Beijing is not very worried about the stability of its main strategic partner, Russia, but is closely monitoring and analyzing what is happening in our country. They are no strangers to the adventures of “informal” detachments and entire armies. Now they are thinking about the status of their own fighters operating outside the Middle Kingdom, guarding Chinese state and private property in troubled lands. The well-trained and armed squads of volunteers have long been in the shadows, but came into the public eye after the release of the movie “War Wolves” in 2015.

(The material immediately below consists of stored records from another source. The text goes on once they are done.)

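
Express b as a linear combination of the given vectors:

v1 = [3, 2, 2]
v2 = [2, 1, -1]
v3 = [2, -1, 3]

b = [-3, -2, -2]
c1 = -1, c2 = 0, c3 = 0

b = -1·v1 + 0·v2 + 0·v3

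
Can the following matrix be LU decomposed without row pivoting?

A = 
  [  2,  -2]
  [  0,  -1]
Yes.
A[1,1] = 2 ≠ 0, so Gaussian elimination proceeds without a row swap: multiplier ℓ₂₁ = (0)/(2) = 0, and U[2,2] = -1 - (0)(-2) = -1.
L = 
  [  1,   0]
  [  0,   1]
U = 
  [  2,  -2]
  [  0,  -1]
Check row 2 of LU: [(0)(2), (0)(-2) + (-1)] = [0, -1] = row 2 of A ✓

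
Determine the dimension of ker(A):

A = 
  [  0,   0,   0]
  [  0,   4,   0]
nullity(A) = 2

Row reduce:
Swap R1 ↔ R2
REF = 
  [  0,   4,   0]
  [  0,   0,   0]
Pivot columns: 2 → 1 pivot.
rank(A) = 1, so nullity(A) = 3 - 1 = 2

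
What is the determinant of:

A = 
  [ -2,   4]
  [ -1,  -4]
12

For a 2×2 matrix, det = ad - bc = (-2)(-4) - (4)(-1) = 12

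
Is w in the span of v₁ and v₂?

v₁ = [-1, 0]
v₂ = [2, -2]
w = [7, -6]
Yes

Form the augmented matrix and row-reduce:
[v₁|v₂|w] = 
  [ -1,   2,   7]
  [  0,  -2,  -6]
(already in echelon form — no row operations needed)

No row of the form [0 0 | nonzero], so the system is consistent. Back-substitution gives c₁ = -1, c₂ = 3: w = (-1)·v₁ + (3)·v₂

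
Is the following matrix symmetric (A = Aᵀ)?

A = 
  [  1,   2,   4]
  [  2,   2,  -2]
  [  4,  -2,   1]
Yes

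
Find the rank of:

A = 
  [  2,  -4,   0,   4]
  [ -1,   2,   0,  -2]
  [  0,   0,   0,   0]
rank(A) = 1

Row reduce:
R2 → R2 + (1/2)·R1
REF = 
  [  2,  -4,   0,   4]
  [  0,   0,   0,   0]
  [  0,   0,   0,   0]
Pivot columns: 1 → 1 pivot.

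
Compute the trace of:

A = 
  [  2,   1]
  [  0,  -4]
-2

tr(A) = 2 + -4 = -2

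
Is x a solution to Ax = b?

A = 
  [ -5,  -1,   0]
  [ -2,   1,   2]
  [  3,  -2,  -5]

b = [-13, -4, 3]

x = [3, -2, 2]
Yes

Ax = [-13, -4, 3] = b ✓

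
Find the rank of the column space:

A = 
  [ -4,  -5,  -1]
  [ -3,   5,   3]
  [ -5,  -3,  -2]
dim(Col(A)) = 3

Row reduce:
R2 → R2 - (3/4)·R1
R3 → R3 - (5/4)·R1
R3 → R3 - (13/35)·R2
REF = 
  [   -4,    -5,    -1]
  [    0,  35/4,  15/4]
  [    0,     0, -15/7]
Pivot columns: 1, 2, 3 → 3 pivots.
dim(Col(A)) = number of pivot columns = 3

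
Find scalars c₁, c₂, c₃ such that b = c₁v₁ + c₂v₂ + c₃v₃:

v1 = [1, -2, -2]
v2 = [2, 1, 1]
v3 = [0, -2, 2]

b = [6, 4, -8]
c1 = 2, c2 = 2, c3 = -3

b = 2·v1 + 2·v2 + -3·v3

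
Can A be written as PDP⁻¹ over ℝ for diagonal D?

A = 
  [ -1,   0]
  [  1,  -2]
Yes

tr(A) = -3, det(A) = 2
Characteristic polynomial: λ² - tr(A)λ + det(A) = λ² + 3λ + 2
λ² + 3λ + 2 = (λ + 2)(λ + 1)
Eigenvalues: -1, -2
λ=-2: alg. mult. = 1, geom. mult. = 2 - rank(A - (-2)I) = 2 - 1 = 1
λ=-1: alg. mult. = 1, geom. mult. = 2 - rank(A - (-1)I) = 2 - 1 = 1
Sum of geometric multiplicities equals n, so A has n independent eigenvectors.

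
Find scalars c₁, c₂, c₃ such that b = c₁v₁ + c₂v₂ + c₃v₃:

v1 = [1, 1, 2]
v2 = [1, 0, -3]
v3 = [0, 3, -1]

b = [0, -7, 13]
c1 = 2, c2 = -2, c3 = -3

b = 2·v1 + -2·v2 + -3·v3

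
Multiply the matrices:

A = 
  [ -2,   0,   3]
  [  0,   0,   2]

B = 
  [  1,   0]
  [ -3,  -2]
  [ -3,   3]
AB = 
  [-11,   9]
  [ -6,   6]

A is 2×3 and B is 3×2, so AB is 2×2. Each entry is (row of A)·(column of B):
AB[1,1] = (-2)(1) + (0)(-3) + (3)(-3) = -11
AB[1,2] = (-2)(0) + (0)(-2) + (3)(3) = 9
AB[2,1] = (0)(1) + (0)(-3) + (2)(-3) = -6
AB[2,2] = (0)(0) + (0)(-2) + (2)(3) = 6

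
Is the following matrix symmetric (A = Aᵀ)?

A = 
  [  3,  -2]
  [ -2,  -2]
Yes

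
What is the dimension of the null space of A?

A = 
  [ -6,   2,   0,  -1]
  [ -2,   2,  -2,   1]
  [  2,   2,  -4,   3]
nullity(A) = 2

Row reduce:
R2 → R2 - (1/3)·R1
R3 → R3 + (1/3)·R1
R3 → R3 - (2)·R2
REF = 
  [ -6,   2,   0,  -1]
  [  0, 4/3,  -2, 4/3]
  [  0,   0,   0,   0]
Pivot columns: 1, 2 → 2 pivots.
rank(A) = 2, so nullity(A) = 4 - 2 = 2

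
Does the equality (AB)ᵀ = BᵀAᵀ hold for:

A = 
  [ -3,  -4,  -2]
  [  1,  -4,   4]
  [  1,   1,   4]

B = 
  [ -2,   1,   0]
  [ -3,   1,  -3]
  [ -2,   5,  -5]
Yes

(AB)ᵀ = 
  [ 22,   2, -13]
  [-17,  17,  22]
  [ 22,  -8, -23]

BᵀAᵀ = 
  [ 22,   2, -13]
  [-17,  17,  22]
  [ 22,  -8, -23]

Both sides are equal — this is the standard identity (AB)ᵀ = BᵀAᵀ, which holds for all A, B.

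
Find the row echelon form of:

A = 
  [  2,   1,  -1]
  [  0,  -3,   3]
Row operations:
No row operations needed (already in echelon form).

Resulting echelon form:
REF = 
  [  2,   1,  -1]
  [  0,  -3,   3]

Rank = 2 (number of non-zero pivot rows).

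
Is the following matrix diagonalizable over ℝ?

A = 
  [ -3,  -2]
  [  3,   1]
No

tr(A) = -2, det(A) = 3
Characteristic polynomial: λ² - tr(A)λ + det(A) = λ² + 2λ + 3
λ² + 2λ + 3 = 0  ⇒  λ = (-2 ± √((2)² - 4·(3)))/2 = (-2 ± √(-8))/2
  = -1 + i√2,  -1 - i√2
Eigenvalues: -1 + i√2, -1 - i√2  (≈ -1 + 1.414i, -1 - 1.414i)
Has complex eigenvalues (not diagonalizable over ℝ).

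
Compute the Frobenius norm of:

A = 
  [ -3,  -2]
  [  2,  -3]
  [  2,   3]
||A||_F = 6.245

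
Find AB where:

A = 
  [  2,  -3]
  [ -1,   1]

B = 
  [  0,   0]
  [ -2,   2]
AB = 
  [  6,  -6]
  [ -2,   2]

A is 2×2 and B is 2×2, so AB is 2×2. Each entry is (row of A)·(column of B):
AB[1,1] = (2)(0) + (-3)(-2) = 6
AB[1,2] = (2)(0) + (-3)(2) = -6
AB[2,1] = (-1)(0) + (1)(-2) = -2
AB[2,2] = (-1)(0) + (1)(2) = 2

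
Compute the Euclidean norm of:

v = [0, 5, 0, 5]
7.071

||v||₂ = √((0)² + (5)² + (0)² + (5)²) = √50 = 7.071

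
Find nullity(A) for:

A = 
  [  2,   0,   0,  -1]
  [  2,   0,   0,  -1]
nullity(A) = 3

Row reduce:
R2 → R2 - (1)·R1
REF = 
  [  2,   0,   0,  -1]
  [  0,   0,   0,   0]
Pivot columns: 1 → 1 pivot.
rank(A) = 1, so nullity(A) = 4 - 1 = 3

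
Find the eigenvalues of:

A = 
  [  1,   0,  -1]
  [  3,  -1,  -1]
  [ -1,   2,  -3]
Characteristic polynomial: det(λI - A) = λ³ + 3λ²
The constant term is 0, so λ = 0 is a root: p(λ) = λ(λ² + 3λ)
λ² + 3λ = λ(λ + 3)

λ = 0, 0, -3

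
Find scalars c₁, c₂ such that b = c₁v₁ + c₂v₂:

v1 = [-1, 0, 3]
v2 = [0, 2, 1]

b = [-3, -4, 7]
c1 = 3, c2 = -2

b = 3·v1 + -2·v2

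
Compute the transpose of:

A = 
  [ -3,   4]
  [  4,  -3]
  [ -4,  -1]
Aᵀ = 
  [ -3,   4,  -4]
  [  4,  -3,  -1]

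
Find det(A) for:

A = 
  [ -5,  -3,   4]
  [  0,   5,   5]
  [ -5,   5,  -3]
Cofactor expansion along row 1:
det(A) = (-5)·((5)(-3) - (5)(5)) - (-3)·((0)(-3) - (5)(-5)) + (4)·((0)(5) - (5)(-5))
  = (-5)(-40) - (-3)(25) + (4)(25)
  = 375

det(A) = 375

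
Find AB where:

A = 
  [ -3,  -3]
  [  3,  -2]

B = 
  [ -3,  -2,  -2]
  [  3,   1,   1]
A is 2×2 and B is 2×3, so AB is 2×3. Each entry is (row of A)·(column of B):
AB[1,1] = (-3)(-3) + (-3)(3) = 0
AB[1,2] = (-3)(-2) + (-3)(1) = 3
AB[1,3] = (-3)(-2) + (-3)(1) = 3
AB[2,1] = (3)(-3) + (-2)(3) = -15
AB[2,2] = (3)(-2) + (-2)(1) = -8
AB[2,3] = (3)(-2) + (-2)(1) = -8

AB = 
  [  0,   3,   3]
  [-15,  -8,  -8]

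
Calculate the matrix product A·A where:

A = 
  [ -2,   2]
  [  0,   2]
A² = A·A:
A²[1,1] = (-2)(-2) + (2)(0) = 4
A²[1,2] = (-2)(2) + (2)(2) = 0
A²[2,1] = (0)(-2) + (2)(0) = 0
A²[2,2] = (0)(2) + (2)(2) = 4
A² = 
  [  4,   0]
  [  0,   4]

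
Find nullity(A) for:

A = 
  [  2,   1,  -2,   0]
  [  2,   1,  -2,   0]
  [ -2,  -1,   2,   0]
nullity(A) = 3

Row reduce:
R2 → R2 - (1)·R1
R3 → R3 + (1)·R1
REF = 
  [  2,   1,  -2,   0]
  [  0,   0,   0,   0]
  [  0,   0,   0,   0]
Pivot columns: 1 → 1 pivot.
rank(A) = 1, so nullity(A) = 4 - 1 = 3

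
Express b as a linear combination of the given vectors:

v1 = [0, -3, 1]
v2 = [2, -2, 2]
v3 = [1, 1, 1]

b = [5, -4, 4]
c1 = -1, c2 = 3, c3 = -1

b = -1·v1 + 3·v2 + -1·v3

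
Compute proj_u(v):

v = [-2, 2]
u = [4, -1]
v·u = (-2)(4) + (2)(-1) = -10
u·u = (4)² + (-1)² = 17
proj_u(v) = (v·u / u·u) × u = (-10/17) × u

proj_u(v) = [-40/17, 10/17]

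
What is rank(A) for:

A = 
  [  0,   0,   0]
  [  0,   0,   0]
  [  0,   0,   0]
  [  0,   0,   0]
Row reduce:
(no row operations needed)
REF = 
  [  0,   0,   0]
  [  0,   0,   0]
  [  0,   0,   0]
  [  0,   0,   0]
Pivot columns: none → 0 pivots.

rank(A) = 0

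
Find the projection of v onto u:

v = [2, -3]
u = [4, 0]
proj_u(v) = [2, 0]

v·u = (2)(4) + (-3)(0) = 8
u·u = (4)² + (0)² = 16
proj_u(v) = (v·u / u·u) × u = (8/16) × u = (1/2) × u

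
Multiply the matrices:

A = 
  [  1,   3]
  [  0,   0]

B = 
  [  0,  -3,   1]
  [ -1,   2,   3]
A is 2×2 and B is 2×3, so AB is 2×3. Each entry is (row of A)·(column of B):
AB[1,1] = (1)(0) + (3)(-1) = -3
AB[1,2] = (1)(-3) + (3)(2) = 3
AB[1,3] = (1)(1) + (3)(3) = 10
AB[2,1] = (0)(0) + (0)(-1) = 0
AB[2,2] = (0)(-3) + (0)(2) = 0
AB[2,3] = (0)(1) + (0)(3) = 0

AB = 
  [ -3,   3,  10]
  [  0,   0,   0]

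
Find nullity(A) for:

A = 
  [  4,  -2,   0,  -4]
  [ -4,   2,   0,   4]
nullity(A) = 3

Row reduce:
R2 → R2 + (1)·R1
REF = 
  [  4,  -2,   0,  -4]
  [  0,   0,   0,   0]
Pivot columns: 1 → 1 pivot.
rank(A) = 1, so nullity(A) = 4 - 1 = 3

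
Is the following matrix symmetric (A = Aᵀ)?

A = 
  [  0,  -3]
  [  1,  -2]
No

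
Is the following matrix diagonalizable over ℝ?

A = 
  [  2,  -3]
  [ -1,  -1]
Yes

tr(A) = 1, det(A) = -5
Characteristic polynomial: λ² - tr(A)λ + det(A) = λ² - λ - 5
λ² - λ - 5 = 0  ⇒  λ = (1 ± √((-1)² - 4·(-5)))/2 = (1 ± √(21))/2
  = (1 + √21)/2,  (1 - √21)/2
Eigenvalues: (1 + √21)/2, (1 - √21)/2  (≈ 2.791, -1.791)
The two irrational eigenvalues are distinct (simple), so each has alg. mult. = geom. mult. = 1.
Sum of geometric multiplicities equals n, so A has n independent eigenvectors.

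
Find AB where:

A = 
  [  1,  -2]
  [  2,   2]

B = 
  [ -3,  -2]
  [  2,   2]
AB = 
  [ -7,  -6]
  [ -2,   0]

A is 2×2 and B is 2×2, so AB is 2×2. Each entry is (row of A)·(column of B):
AB[1,1] = (1)(-3) + (-2)(2) = -7
AB[1,2] = (1)(-2) + (-2)(2) = -6
AB[2,1] = (2)(-3) + (2)(2) = -2
AB[2,2] = (2)(-2) + (2)(2) = 0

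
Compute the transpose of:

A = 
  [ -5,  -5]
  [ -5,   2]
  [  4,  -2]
Aᵀ = 
  [ -5,  -5,   4]
  [ -5,   2,  -2]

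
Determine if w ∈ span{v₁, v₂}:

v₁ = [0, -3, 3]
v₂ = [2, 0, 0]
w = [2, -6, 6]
Yes

Form the augmented matrix and row-reduce:
[v₁|v₂|w] = 
  [  0,   2,   2]
  [ -3,   0,  -6]
  [  3,   0,   6]
Swap R1 ↔ R2
R3 → R3 + (1)·R1
REF = 
  [ -3,   0,  -6]
  [  0,   2,   2]
  [  0,   0,   0]

No row of the form [0 0 | nonzero], so the system is consistent. Back-substitution gives c₁ = 2, c₂ = 1: w = (2)·v₁ + (1)·v₂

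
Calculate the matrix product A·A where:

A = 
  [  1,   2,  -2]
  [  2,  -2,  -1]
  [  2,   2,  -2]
A² = A·A:
A²[1,1] = (1)(1) + (2)(2) + (-2)(2) = 1
A²[1,2] = (1)(2) + (2)(-2) + (-2)(2) = -6
A²[1,3] = (1)(-2) + (2)(-1) + (-2)(-2) = 0
A²[2,1] = (2)(1) + (-2)(2) + (-1)(2) = -4
A²[2,2] = (2)(2) + (-2)(-2) + (-1)(2) = 6
A²[2,3] = (2)(-2) + (-2)(-1) + (-1)(-2) = 0
A²[3,1] = (2)(1) + (2)(2) + (-2)(2) = 2
A²[3,2] = (2)(2) + (2)(-2) + (-2)(2) = -4
A²[3,3] = (2)(-2) + (2)(-1) + (-2)(-2) = -2
A² = 
  [  1,  -6,   0]
  [ -4,   6,   0]
  [  2,  -4,  -2]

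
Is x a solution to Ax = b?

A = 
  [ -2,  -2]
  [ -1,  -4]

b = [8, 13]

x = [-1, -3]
Yes

Ax = [8, 13] = b ✓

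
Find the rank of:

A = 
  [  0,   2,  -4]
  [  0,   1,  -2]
Row reduce:
R2 → R2 - (1/2)·R1
REF = 
  [  0,   2,  -4]
  [  0,   0,   0]
Pivot columns: 2 → 1 pivot.

rank(A) = 1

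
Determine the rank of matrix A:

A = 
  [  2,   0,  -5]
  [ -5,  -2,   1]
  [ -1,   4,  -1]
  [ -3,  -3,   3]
Row reduce:
R2 → R2 + (5/2)·R1
R3 → R3 + (1/2)·R1
R4 → R4 + (3/2)·R1
R3 → R3 + (2)·R2
R4 → R4 - (3/2)·R2
R4 → R4 + (51/106)·R3
REF = 
  [    2,     0,    -5]
  [    0,    -2, -23/2]
  [    0,     0, -53/2]
  [    0,     0,     0]
Pivot columns: 1, 2, 3 → 3 pivots.

rank(A) = 3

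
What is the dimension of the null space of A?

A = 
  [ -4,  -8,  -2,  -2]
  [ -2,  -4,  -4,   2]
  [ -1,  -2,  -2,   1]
nullity(A) = 2

Row reduce:
R2 → R2 - (1/2)·R1
R3 → R3 - (1/4)·R1
R3 → R3 - (1/2)·R2
REF = 
  [ -4,  -8,  -2,  -2]
  [  0,   0,  -3,   3]
  [  0,   0,   0,   0]
Pivot columns: 1, 3 → 2 pivots.
rank(A) = 2, so nullity(A) = 4 - 2 = 2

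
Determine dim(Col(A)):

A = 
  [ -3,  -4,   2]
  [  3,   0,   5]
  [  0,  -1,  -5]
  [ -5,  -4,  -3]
Row reduce:
R2 → R2 + (1)·R1
R4 → R4 - (5/3)·R1
R3 → R3 - (1/4)·R2
R4 → R4 + (2/3)·R2
R4 → R4 - (20/81)·R3
REF = 
  [   -3,    -4,     2]
  [    0,    -4,     7]
  [    0,     0, -27/4]
  [    0,     0,     0]
Pivot columns: 1, 2, 3 → 3 pivots.
dim(Col(A)) = number of pivot columns = 3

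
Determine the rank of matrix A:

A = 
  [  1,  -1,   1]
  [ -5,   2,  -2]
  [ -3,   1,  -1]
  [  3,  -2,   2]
rank(A) = 2

Row reduce:
R2 → R2 + (5)·R1
R3 → R3 + (3)·R1
R4 → R4 - (3)·R1
R3 → R3 - (2/3)·R2
R4 → R4 + (1/3)·R2
REF = 
  [  1,  -1,   1]
  [  0,  -3,   3]
  [  0,   0,   0]
  [  0,   0,   0]
Pivot columns: 1, 2 → 2 pivots.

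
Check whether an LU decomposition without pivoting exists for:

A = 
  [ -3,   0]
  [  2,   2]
Yes.
A[1,1] = -3 ≠ 0, so Gaussian elimination proceeds without a row swap: multiplier ℓ₂₁ = (2)/(-3) = -2/3, and U[2,2] = 2 - (-2/3)(0) = 2.
L = 
  [   1,    0]
  [-2/3,    1]
U = 
  [ -3,   0]
  [  0,   2]
Check row 2 of LU: [(-2/3)(-3), (-2/3)(0) + 2] = [2, 2] = row 2 of A ✓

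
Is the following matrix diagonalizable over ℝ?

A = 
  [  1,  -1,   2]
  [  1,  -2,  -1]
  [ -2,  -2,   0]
No

Characteristic polynomial: det(λI - A) = λ³ + λ² + λ + 16
By the rational root theorem any rational root is an integer dividing 16; none of those is a root, so p(λ) has no rational roots and hence (being an irreducible cubic) no repeated roots.
Discriminant of the cubic: Δ = -6691
Δ < 0 ⇒ one real eigenvalue and a complex-conjugate pair: λ ≈ -2.751, 0.8754 + 2.247i, 0.8754 - 2.247i
Has complex eigenvalues (not diagonalizable over ℝ).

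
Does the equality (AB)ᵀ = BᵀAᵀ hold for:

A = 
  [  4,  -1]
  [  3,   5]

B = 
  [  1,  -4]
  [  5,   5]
Yes

(AB)ᵀ = 
  [ -1,  28]
  [-21,  13]

BᵀAᵀ = 
  [ -1,  28]
  [-21,  13]

Both sides are equal — this is the standard identity (AB)ᵀ = BᵀAᵀ, which holds for all A, B.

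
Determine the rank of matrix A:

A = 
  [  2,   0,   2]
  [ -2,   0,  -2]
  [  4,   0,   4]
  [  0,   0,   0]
rank(A) = 1

Row reduce:
R2 → R2 + (1)·R1
R3 → R3 - (2)·R1
REF = 
  [  2,   0,   2]
  [  0,   0,   0]
  [  0,   0,   0]
  [  0,   0,   0]
Pivot columns: 1 → 1 pivot.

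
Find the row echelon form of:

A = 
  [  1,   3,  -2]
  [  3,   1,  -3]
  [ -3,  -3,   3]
Row operations:
R2 → R2 - (3)·R1
R3 → R3 + (3)·R1
R3 → R3 + (3/4)·R2

Resulting echelon form:
REF = 
  [   1,    3,   -2]
  [   0,   -8,    3]
  [   0,    0, -3/4]

Rank = 3 (number of non-zero pivot rows).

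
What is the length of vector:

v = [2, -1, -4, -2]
5

||v||₂ = √((2)² + (-1)² + (-4)² + (-2)²) = √25 = 5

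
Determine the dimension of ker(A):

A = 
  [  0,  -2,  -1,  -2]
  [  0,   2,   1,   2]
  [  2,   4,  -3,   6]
nullity(A) = 2

Row reduce:
Swap R1 ↔ R3
R3 → R3 + (1)·R2
REF = 
  [  2,   4,  -3,   6]
  [  0,   2,   1,   2]
  [  0,   0,   0,   0]
Pivot columns: 1, 2 → 2 pivots.
rank(A) = 2, so nullity(A) = 4 - 2 = 2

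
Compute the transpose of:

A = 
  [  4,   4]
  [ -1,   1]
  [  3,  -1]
Aᵀ = 
  [  4,  -1,   3]
  [  4,   1,  -1]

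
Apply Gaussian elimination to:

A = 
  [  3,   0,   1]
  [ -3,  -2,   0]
Row operations:
R2 → R2 + (1)·R1

Resulting echelon form:
REF = 
  [  3,   0,   1]
  [  0,  -2,   1]

Rank = 2 (number of non-zero pivot rows).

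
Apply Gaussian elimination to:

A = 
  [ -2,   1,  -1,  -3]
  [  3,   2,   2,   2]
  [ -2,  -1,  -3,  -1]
Row operations:
R2 → R2 + (3/2)·R1
R3 → R3 - (1)·R1
R3 → R3 + (4/7)·R2

Resulting echelon form:
REF = 
  [   -2,     1,    -1,    -3]
  [    0,   7/2,   1/2,  -5/2]
  [    0,     0, -12/7,   4/7]

Rank = 3 (number of non-zero pivot rows).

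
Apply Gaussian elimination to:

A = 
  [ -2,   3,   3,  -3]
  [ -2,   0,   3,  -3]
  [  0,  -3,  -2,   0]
Row operations:
R2 → R2 - (1)·R1
R3 → R3 - (1)·R2

Resulting echelon form:
REF = 
  [ -2,   3,   3,  -3]
  [  0,  -3,   0,   0]
  [  0,   0,  -2,   0]

Rank = 3 (number of non-zero pivot rows).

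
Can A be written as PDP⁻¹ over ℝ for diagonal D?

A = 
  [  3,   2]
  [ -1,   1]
No

tr(A) = 4, det(A) = 5
Characteristic polynomial: λ² - tr(A)λ + det(A) = λ² - 4λ + 5
λ² - 4λ + 5 = 0  ⇒  λ = (4 ± √((-4)² - 4·(5)))/2 = (4 ± √(-4))/2
  = 2 + i,  2 - i
Eigenvalues: 2 + i, 2 - i  (≈ 2 + 1i, 2 - 1i)
Has complex eigenvalues (not diagonalizable over ℝ).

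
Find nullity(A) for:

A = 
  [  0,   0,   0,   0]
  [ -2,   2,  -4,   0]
nullity(A) = 3

Row reduce:
Swap R1 ↔ R2
REF = 
  [ -2,   2,  -4,   0]
  [  0,   0,   0,   0]
Pivot columns: 1 → 1 pivot.
rank(A) = 1, so nullity(A) = 4 - 1 = 3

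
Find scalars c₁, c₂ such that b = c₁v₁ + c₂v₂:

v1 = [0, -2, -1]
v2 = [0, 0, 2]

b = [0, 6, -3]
c1 = -3, c2 = -3

b = -3·v1 + -3·v2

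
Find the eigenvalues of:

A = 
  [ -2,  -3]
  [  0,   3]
λ = 3, -2

tr(A) = 1, det(A) = -6
Characteristic polynomial: λ² - tr(A)λ + det(A) = λ² - λ - 6
λ² - λ - 6 = (λ + 2)(λ - 3)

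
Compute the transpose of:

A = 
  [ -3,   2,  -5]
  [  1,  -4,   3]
Aᵀ = 
  [ -3,   1]
  [  2,  -4]
  [ -5,   3]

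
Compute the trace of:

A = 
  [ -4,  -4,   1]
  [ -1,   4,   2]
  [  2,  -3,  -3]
-3

tr(A) = -4 + 4 + -3 = -3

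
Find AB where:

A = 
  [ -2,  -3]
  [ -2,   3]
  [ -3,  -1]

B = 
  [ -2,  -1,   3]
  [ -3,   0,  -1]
A is 3×2 and B is 2×3, so AB is 3×3. Each entry is (row of A)·(column of B):
AB[1,1] = (-2)(-2) + (-3)(-3) = 13
AB[1,2] = (-2)(-1) + (-3)(0) = 2
AB[1,3] = (-2)(3) + (-3)(-1) = -3
AB[2,1] = (-2)(-2) + (3)(-3) = -5
AB[2,2] = (-2)(-1) + (3)(0) = 2
AB[2,3] = (-2)(3) + (3)(-1) = -9
AB[3,1] = (-3)(-2) + (-1)(-3) = 9
AB[3,2] = (-3)(-1) + (-1)(0) = 3
AB[3,3] = (-3)(3) + (-1)(-1) = -8

AB = 
  [ 13,   2,  -3]
  [ -5,   2,  -9]
  [  9,   3,  -8]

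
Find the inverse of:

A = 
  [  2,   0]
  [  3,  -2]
det(A) = (2)(-2) - (0)(3) = -4
For a 2×2 matrix, A⁻¹ = (1/det(A)) · [[d, -b], [-c, a]]
    = (-1/4) · [[-2, 0], [-3, 2]]

A⁻¹ = 
  [ 1/2,    0]
  [ 3/4, -1/2]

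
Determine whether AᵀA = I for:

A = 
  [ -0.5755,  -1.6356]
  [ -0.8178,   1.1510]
No

AᵀA = 
  [  1,   0]
  [  0,   4]
≠ I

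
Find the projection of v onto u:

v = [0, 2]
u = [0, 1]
proj_u(v) = [0, 2]

v·u = (0)(0) + (2)(1) = 2
u·u = (0)² + (1)² = 1
proj_u(v) = (v·u / u·u) × u = (2/1) × u = (2) × u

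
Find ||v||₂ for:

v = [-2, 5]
5.385

||v||₂ = √((-2)² + (5)²) = √29 = 5.385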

The plot of an action movie similar to American westerns is simple. A special forces soldier beats up a rural policeman who is trying to take away the house of a brother-soldier who died “in the line of duty” in the interests of developers. Having avoided the tribunal and lost his shoulder straps, he enrolls in a PMC operating somewhere in Africa. Along the way, a tough veteran eliminates a gang of Somali pirates who have seized the ship. At the place of the new service, he unfolds a war with PMCs from Europe, which intends to destroy the business of Chinese competitors. Along the way, the hero takes care of an orphaned African boy, seduces a European nurse, and performs other big and small good deeds. The adventures of the Chinese James Bond became a hit on the screen and gave record fees. The second series was urgently shot, which also turned out to be successful. But the main thing was different. “Fighting Wolves” from the next blockbuster has become a phenomenon of the spiritual life of the Celestial Empire. The lingering complex of resentment against Europeans and the great Chinese dream of getting even for “hundred-year humiliations” touched the most powerful strings of this soul. It was not only the millions of young people who believed in their coolness, who had watched “War Wolves” many times. Quite adult people began to behave self-confidently and sometimes aggressively – businessmen, journalists, diplomats. In the Western media, they often began to write about the phenomenon of “warriors-wolves”, and politicians began to speak even louder about the “Chinese threat”.
For the Chinese, there is nothing unusual and reprehensible in the activities of “good robbers.” As children, in books and cartoons, they enthusiastically follow the battles of the rebels from the classic novel “River Backwaters”, which describes the struggle of an entire brigand republic against imperial troops at the beginning of the 12th century during the Song Dynasty. Mao Zedong adored this novel and almost knew it by heart, who led the red rebels 8 centuries later and created his base in the caves of Yan’an on the outskirts of the Middle Kingdom. His Red Army was similar to a large PMC, which either helped the legitimate government of Chiang Kai-shek fight the Japanese troops, or attacked the allies. After defeating the Chiang Kai-shekists in 1949, Mao Zedong continued to act with the methods of PMCs. Already in 1950, hundreds of thousands of “Chinese people’s volunteers” were sent to the fronts of the civil war in Korea. The uncertain legal status did not stop the poorly armed Chinese from terrifying the Americans and their allies. The forced strategy of “human waves” forced the Americans to agree to a truce, although it cost the volunteers almost 200,000 “irreplaceable losses.” Among them was even the son of Chairman Mao, a former Soviet officer and participant in the Great Patriotic War, Mao Anying.
There are more and more “fighting wolves” in China. They are trying to send them to distant lands to protect the property of the Celestial Empire as the apple of their eye. Taking into account the Russian experience, they will be paid even more attention to and even more often repeated the precept of Mao Zedong: “A rifle gives birth to power.”